B.J. is disguised as a fireman carrying a fire extinguisher, which is actually an atom bomb so he’s presumably carrying it with no small amount of care, around Roswell-adjacent town Galveston. It’s a bright sunny day and the streets are closed for a parade. Red, white and blue bunting flutters. It’s an archetypal picture of small town America such as you’d paint in your head based on all the movies and TV you’ve watched over the years, except in Wolfenstein II it turns out that part of your consciousness is the same kind of smart arse graffitist as that bastard Banksy, and has drawn some Nazis in where they oughtn’t be.

Because the Nazi uniforms are so dark, especially compared to the rest of the town and its people, you’re drawn to them like a fly to a porch light — a particularly silly fly, really, since currently this fly’s face is on wanted posters plastered everywhere, and a reasonably intelligent porch light would probably notice this. Fortunately they’re all otherwise occupied, and in quiet little ways you can watch, like a soldier telling his American girlfriend ‘Ich liebe dich,’ or a Kommandant angrily berating two members of the KKK for not being sufficient in their German language skills (these men later retreat into the gas station and start playing on a pinball machine). 

wolfenstein 2 new screens

The game’s director, Jens Matthies, says that the fact anyone is susceptible to this kind of authoritarian takeover is why people find the thread of Nazism so relatable still, (and while I, who am distinctly left wing, might read more into jokes about propaganda and the White House, and others, who are distinctly right wing, might read the game as bowing to PC pressure, Matthies is clear that the game isn’t made specifically as a piece of social commentary, they’re just making the game they want to make) and that B.J. and Anya’s dynamic is often about trying to snatch moments of a normal life in these extraordinary circumstances. In the preview you could see other people trying to do that too. That some of them took to the new order rather more quickly than others is the part that makes it more chilling.

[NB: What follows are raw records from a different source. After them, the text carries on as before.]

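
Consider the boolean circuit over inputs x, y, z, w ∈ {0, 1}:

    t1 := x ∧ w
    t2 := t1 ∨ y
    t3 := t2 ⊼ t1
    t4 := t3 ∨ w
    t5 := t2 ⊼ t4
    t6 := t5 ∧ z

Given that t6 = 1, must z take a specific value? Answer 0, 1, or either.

1

t6 = t5 ∧ z must be 1, so both t5 = 1 and z = 1.
Every assignment with t6 = 1 has z = 1; there are 3 such assignment(s).
  x=0, y=0, z=1, w=0
  x=0, y=0, z=1, w=1
  x=1, y=0, z=1, w=0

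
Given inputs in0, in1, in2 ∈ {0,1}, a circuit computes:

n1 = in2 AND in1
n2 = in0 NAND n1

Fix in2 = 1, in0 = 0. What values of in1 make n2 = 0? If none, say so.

With in2 = 1, in0 = 0 fixed, none of the 2 settings of in1 give n2 = 0.
For example, with in1=0:
n1 = in2 AND in1 = 1 AND 0 = 0
n2 = in0 NAND n1 = 0 NAND 0 = 1
giving n2 = 1 ≠ 0.

no solution exists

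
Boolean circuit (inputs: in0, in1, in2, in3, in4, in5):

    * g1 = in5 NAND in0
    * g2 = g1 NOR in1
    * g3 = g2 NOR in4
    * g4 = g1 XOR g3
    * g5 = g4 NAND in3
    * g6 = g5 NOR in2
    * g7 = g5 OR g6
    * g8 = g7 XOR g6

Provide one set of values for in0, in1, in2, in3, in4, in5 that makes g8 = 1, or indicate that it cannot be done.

in0=1 in1=1 in2=1 in3=1 in4=0 in5=0

g8 = g7 XOR g6 must be 1, so g7 and g6 differ.
Check with in0=1 in1=1 in2=1 in3=1 in4=0 in5=0:
g1 = in5 NAND in0 = 0 NAND 1 = 1
g2 = g1 NOR in1 = 1 NOR 1 = 0
g3 = g2 NOR in4 = 0 NOR 0 = 1
g4 = g1 XOR g3 = 1 XOR 1 = 0
g5 = g4 NAND in3 = 0 NAND 1 = 1
g6 = g5 NOR in2 = 1 NOR 1 = 0
g7 = g5 OR g6 = 1 OR 0 = 1
g8 = g7 XOR g6 = 1 XOR 0 = 1
So g8 = 1 as required.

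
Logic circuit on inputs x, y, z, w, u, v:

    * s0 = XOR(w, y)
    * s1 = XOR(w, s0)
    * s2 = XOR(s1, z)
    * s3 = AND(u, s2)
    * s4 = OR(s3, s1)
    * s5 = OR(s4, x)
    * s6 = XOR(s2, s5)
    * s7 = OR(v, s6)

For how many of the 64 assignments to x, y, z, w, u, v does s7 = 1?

46

s7 = OR(v, s6) must be 1, so at least one of v, s6 is 1.
Enumerating the 64 input combinations, 46 give s7 = 1 and 18 give s7 = 0.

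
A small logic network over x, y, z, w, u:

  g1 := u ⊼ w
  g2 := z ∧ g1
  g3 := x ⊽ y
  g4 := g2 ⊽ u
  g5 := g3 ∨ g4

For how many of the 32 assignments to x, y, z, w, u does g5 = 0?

g5 = g3 ∨ g4 must be 0, so both g3 = 0 and g4 = 0.
g3 = x ⊽ y must be 0, so at least one of x, y is 1.
Enumerating the 32 input combinations, 18 give g5 = 0 and 14 give g5 = 1.

18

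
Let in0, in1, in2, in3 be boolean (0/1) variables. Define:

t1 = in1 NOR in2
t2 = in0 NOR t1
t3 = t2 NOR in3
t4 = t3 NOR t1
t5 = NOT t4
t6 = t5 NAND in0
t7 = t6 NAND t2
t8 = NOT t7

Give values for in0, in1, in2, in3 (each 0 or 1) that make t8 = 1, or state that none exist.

in0=0 in1=1 in2=0 in3=0

t8 = NOT t7 must be 1, so t7 = 0.
t7 = t6 NAND t2 must be 0, so both t6 = 1 and t2 = 1.
Check with in0=0 in1=1 in2=0 in3=0:
t1 = in1 NOR in2 = 1 NOR 0 = 0
t2 = in0 NOR t1 = 0 NOR 0 = 1
t3 = t2 NOR in3 = 1 NOR 0 = 0
t4 = t3 NOR t1 = 0 NOR 0 = 1
t5 = NOT t4 = NOT 1 = 0
t6 = t5 NAND in0 = 0 NAND 0 = 1
t7 = t6 NAND t2 = 1 NAND 1 = 0
t8 = NOT t7 = NOT 0 = 1
So t8 = 1 as required.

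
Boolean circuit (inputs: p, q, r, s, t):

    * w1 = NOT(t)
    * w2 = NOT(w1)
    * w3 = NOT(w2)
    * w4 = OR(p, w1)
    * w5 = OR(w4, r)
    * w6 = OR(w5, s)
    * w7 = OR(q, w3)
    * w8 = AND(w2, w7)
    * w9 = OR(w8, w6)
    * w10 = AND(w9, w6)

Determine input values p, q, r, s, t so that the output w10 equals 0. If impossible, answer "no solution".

w10 = AND(w9, w6) must be 0, so at least one of w9, w6 is 0.
Check with p=0, q=0, r=0, s=0, t=1:
w1 = NOT(t) = NOT 1 = 0
w2 = NOT(w1) = NOT 0 = 1
w3 = NOT(w2) = NOT 1 = 0
w4 = OR(p, w1) = OR(0, 0) = 0
w5 = OR(w4, r) = OR(0, 0) = 0
w6 = OR(w5, s) = OR(0, 0) = 0
w7 = OR(q, w3) = OR(0, 0) = 0
w8 = AND(w2, w7) = AND(1, 0) = 0
w9 = OR(w8, w6) = OR(0, 0) = 0
w10 = AND(w9, w6) = AND(0, 0) = 0
So w10 = 0 as required.

p=0, q=0, r=0, s=0, t=1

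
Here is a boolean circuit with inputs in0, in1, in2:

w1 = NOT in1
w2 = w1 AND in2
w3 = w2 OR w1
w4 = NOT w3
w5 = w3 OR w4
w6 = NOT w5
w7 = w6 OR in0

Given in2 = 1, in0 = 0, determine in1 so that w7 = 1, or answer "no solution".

no solution exists

With in2 = 1, in0 = 0 fixed, none of the 2 settings of in1 give w7 = 1.
For example, with in1=0:
w1 = NOT in1 = NOT 0 = 1
w2 = w1 AND in2 = 1 AND 1 = 1
w3 = w2 OR w1 = 1 OR 1 = 1
w4 = NOT w3 = NOT 1 = 0
w5 = w3 OR w4 = 1 OR 0 = 1
w6 = NOT w5 = NOT 1 = 0
w7 = w6 OR in0 = 0 OR 0 = 0
giving w7 = 0 ≠ 1.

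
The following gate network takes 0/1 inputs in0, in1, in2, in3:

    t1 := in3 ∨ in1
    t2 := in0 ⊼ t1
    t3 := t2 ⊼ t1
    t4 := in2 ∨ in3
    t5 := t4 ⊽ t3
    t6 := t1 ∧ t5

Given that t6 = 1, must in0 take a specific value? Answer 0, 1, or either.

t6 = t1 ∧ t5 must be 1, so both t1 = 1 and t5 = 1.
Every assignment with t6 = 1 has in0 = 0; there are 1 such assignment(s).
  in0=0, in1=1, in2=0, in3=0

0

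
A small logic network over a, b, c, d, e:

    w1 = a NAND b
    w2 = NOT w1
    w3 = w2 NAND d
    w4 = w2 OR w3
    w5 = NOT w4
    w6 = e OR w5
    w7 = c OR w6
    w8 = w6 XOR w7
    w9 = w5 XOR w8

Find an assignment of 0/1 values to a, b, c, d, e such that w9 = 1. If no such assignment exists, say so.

a=1, b=0, c=1, d=1, e=0

Check with a=1, b=0, c=1, d=1, e=0:
w1 = a NAND b = 1 NAND 0 = 1
w2 = NOT w1 = NOT 1 = 0
w3 = w2 NAND d = 0 NAND 1 = 1
w4 = w2 OR w3 = 0 OR 1 = 1
w5 = NOT w4 = NOT 1 = 0
w6 = e OR w5 = 0 OR 0 = 0
w7 = c OR w6 = 1 OR 0 = 1
w8 = w6 XOR w7 = 0 XOR 1 = 1
w9 = w5 XOR w8 = 0 XOR 1 = 1
So w9 = 1 as required.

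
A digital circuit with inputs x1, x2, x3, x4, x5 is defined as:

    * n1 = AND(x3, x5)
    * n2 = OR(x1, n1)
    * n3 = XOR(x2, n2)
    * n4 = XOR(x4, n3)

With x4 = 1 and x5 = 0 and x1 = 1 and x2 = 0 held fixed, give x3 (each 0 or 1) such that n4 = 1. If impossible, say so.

no solution exists

With x4 = 1 and x5 = 0 and x1 = 1 and x2 = 0 fixed, none of the 2 settings of x3 give n4 = 1.
For example, with x3=0:
n1 = AND(x3, x5) = AND(0, 0) = 0
n2 = OR(x1, n1) = OR(1, 0) = 1
n3 = XOR(x2, n2) = XOR(0, 1) = 1
n4 = XOR(x4, n3) = XOR(1, 1) = 0
giving n4 = 0 ≠ 1.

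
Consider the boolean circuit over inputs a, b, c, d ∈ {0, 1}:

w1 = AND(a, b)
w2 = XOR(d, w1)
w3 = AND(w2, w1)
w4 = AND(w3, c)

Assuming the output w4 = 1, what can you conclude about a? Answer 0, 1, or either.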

It showed a glimpse of these iconic bits of Americana starting to bow to the pressure. The All American diner is told its menu needs to be a bit more German, a conversation suggests that American rock music has been banned, and street vendors are selling copies of Mein Kampf. Even the cutscenes themselves seem to subtly recall American movies, with the stand off in the diner between a milkshake-slurping officer and the disguised B.J. making you think Tarantino, and an earlier scene where a Nazi airship hovers over and clamps the resistance submarine reading like the opening to the first ever Star Wars film. And you know that, given enough time and an increased application of pressure, these things will start to snap.

wolfenstein 2 new screens

This is where B.J. comes in, he himself being something of an iconic character starting to break under pressure. He’s only just woken up from a coma and, in the preview, had health that topped out at 50. You can overclock, as it were, but it always ticks down again, which only adds to the difficulty (which, in the preview build, hadn’t yet been balanced anyway, and we were told to play on a lower setting to even get through). The combat will be familiar if you played the previous Wolfenstein: fast and dirty and over the top, particularly now, when you can dual wield weapons of two different types and go for, say, a silenced pistol in one hand and a machine gun in the other, not necessarily a well thought out tactic, but an entertaining one.

Yet, as blood-thumpingly ridiculous the combat sections were, they served only to make the moment of quiet more noticeable, something that I found true of the combat down time and cutscenes in Wolfenstein, too. I felt compelled to stop and look around Roswell, even though I was lugging around an actual a-bomb, because, however short the reprieve was, there was the feeling that it might be the last chance to do so. And it seems to me that these, and not the shooting, are the moments that could push Wolfenstein II forwards into greatness. B.J. has to know what he’s fighting for, after all.